By Tammy Gray-Searles —

Navajo County employees are being asked to voluntarily reduce their hours and contact state legislators in response to proposed state budget cuts.

In a letter dated March 22, elected officials, including members of the board of supervisors, notified county staff that the senate budget proposal would have a negative impact on the county budget of approximately $1.9 million.

“We know that there is a budget proposal coming from the Arizona Senate which looks to cut funding to all counties by approximately $150 million,” the letter states. “For Navajo County, those cuts translate to an estimated additional impact of $1.9 million for fiscal year 11-12, including all projected impacts from Governor Jan Brewer’s budget proposal, plus a state inmate shift and vehicle license tax shifts.”

The elected officials asked full-time employees to consider voluntarily reducing the number of hours worked as a cost savings measure.

“In response to the anticipated additional state impacts, we are also asking full-time employees to consider an adjustment to their work hours due to the situation at the capitol.

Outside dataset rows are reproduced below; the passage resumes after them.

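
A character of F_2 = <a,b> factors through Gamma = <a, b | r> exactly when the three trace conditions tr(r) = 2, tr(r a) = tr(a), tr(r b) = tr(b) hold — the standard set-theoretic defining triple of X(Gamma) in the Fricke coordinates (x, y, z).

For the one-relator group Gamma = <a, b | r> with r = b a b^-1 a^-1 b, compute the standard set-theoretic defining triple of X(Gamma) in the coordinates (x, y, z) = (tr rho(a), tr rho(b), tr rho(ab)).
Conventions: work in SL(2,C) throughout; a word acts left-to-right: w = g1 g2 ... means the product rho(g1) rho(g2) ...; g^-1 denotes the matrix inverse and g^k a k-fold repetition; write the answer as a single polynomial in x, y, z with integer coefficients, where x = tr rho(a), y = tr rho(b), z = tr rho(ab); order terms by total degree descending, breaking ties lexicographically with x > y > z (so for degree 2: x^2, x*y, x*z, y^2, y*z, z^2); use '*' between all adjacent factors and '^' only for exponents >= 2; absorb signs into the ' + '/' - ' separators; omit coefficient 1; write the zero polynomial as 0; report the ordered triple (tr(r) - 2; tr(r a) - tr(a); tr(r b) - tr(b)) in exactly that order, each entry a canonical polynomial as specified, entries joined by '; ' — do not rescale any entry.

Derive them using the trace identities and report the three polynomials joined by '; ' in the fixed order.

-x*y^2*z + x^2*y + y^3 + y*z^2 - 3*y - 2; -x*y*z^2 + x^2*z + y^2*z + z^3 - x - 3*z; -x*y^3*z + x^2*y^2 + y^4 + y^2*z^2 + x*y*z - x^2 - 4*y^2 - z^2 - y + 2

trace(b^2 a) = trace(b) * trace(a b) - trace(a)  (reduce the b square) = y*z - x
trace(b^2) = trace(b) * trace(b) - trace(1)  (reduce the b square) = y^2 - 2
trace(a b^2 a) = trace(a) * trace(b^2 a) - trace(b^2)  (reduce the a square) = x*y*z - x^2 - y^2 + 2
trace(a b a b) = trace(a b) * trace(a b) - trace(1)  (split on a) = z^2 - 2
trace(a b a) = trace(a) * trace(b a) - trace(b)  (reduce the a square) = x*z - y
trace(a b^2 a b) = trace(b) * trace(a b a b) - trace(a b a)  (reduce the b square) = y*z^2 - x*z - y
trace(b^2 a b^-1 a) = trace(a b^2 a) * trace(b) - trace(a b^2 a b)  (eliminate b^-1) = x*y^2*z - x^2*y - y^3 - y*z^2 + x*z + 3*y
trace(b a b^-1 a^-1 b) = trace(b^2 a b^-1) * trace(a) - trace(b^2 a b^-1 a)  (eliminate a^-1) = -x*y^2*z + x^2*y + y^3 + y*z^2 - 3*y
trace(a b a b a) = trace(a) * trace(b a b a) - trace(b a b)  (reduce the a square) = x*z^2 - y*z - x
trace(a b a b a b) = trace(a b a b) * trace(a b) - trace(b a)  (split on a) = z^3 - 3*z
trace(b a b a b^-1 a) = trace(a b a b a) * trace(b) - trace(a b a b a b)  (eliminate b^-1) = x*y*z^2 - y^2*z - z^3 - x*y + 3*z
trace(b a b^-1 a^-1 b a) = trace(b a b a b^-1) * trace(a) - trace(b a b a b^-1 a)  (eliminate a^-1) = -x*y*z^2 + x^2*z + y^2*z + z^3 - 3*z
trace(b^3 a) = trace(b) * trace(a b^2) - trace(a b)  (reduce the b square) = y^2*z - x*y - z
trace(b^3) = trace(b) * trace(b^2) - trace(b)  (reduce the b square) = y^3 - 3*y
trace(a b^3 a) = trace(a) * trace(b^3 a) - trace(b^3)  (reduce the a square) = x*y^2*z - x^2*y - y^3 - x*z + 3*y
trace(a b^3 a b) = trace(b) * trace(a b a b^2) - trace(a b a b)  (reduce the b square) = y^2*z^2 - x*y*z - y^2 - z^2 + 2
trace(b^3 a b^-1 a) = trace(a b^3 a) * trace(b) - trace(a b^3 a b)  (eliminate b^-1) = x*y^3*z - x^2*y^2 - y^4 - y^2*z^2 + 4*y^2 + z^2 - 2
trace(b a b^-1 a^-1 b^2) = trace(b^3 a b^-1) * trace(a) - trace(b^3 a b^-1 a)  (eliminate a^-1) = -x*y^3*z + x^2*y^2 + y^4 + y^2*z^2 + x*y*z - x^2 - 4*y^2 - z^2 + 2
assemble the triple (trace(r) - 2; trace(r a) - x; trace(r b) - y)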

This voluntary cost savings program, or VCS, allows an employee to voluntarily reduce their number of work week hours,” the letter notes. “The actual reduction of hours can be addressed by individual departments, and we ask you to contact your department supervisor with your requests or inquiries.”

Officials also ask county employees to call or write state legislators, urging them not to make additional cuts. The document notes that the senate is considering a proposal that would collect $50 million in long-term care contributions from counties throughout the state.

“During the coming week several of our county officials will continue to visit the legislature to tell our story,” the letter to employees states. “It would be very valuable to have help in sharing our message. Included below you will see a list of each state legislator that has ties to Navajo County. We would ask that you share your own thoughts regarding the budget situation with these individuals. Please remember that any communication should not be done on county time or with the use of county equipment and other resources.”

Navajo County elected officials, including Supervisor David Tenney, have spent time at the capitol imploring legislators not to shift any more costs to counties.

“There is nothing conservative about putting the state ‘in the black’ by ‘shifting the red’ to counties,” Tenney told the appropriations committee. “A shift of state costs to counties does not cut spending, it only shifts those costs to county taxpayers. In fact, some counties may have to increase property taxes to pay for these shifts.”

According to Navajo County officials, the senate budget proposal cost shifts include forcing counties to bear the cost of incarcerating state inmates sentenced to less than one year, and keeping road funds at a state level to pay for the Department of Public Safety and Motor Vehicle Division.

County Finance Director James Menlove and Deputy Finance Director Cris Parisot have previously indicated that in addition to state cuts, higher costs for employee insurance and retirement benefits are expected in the coming fiscal year.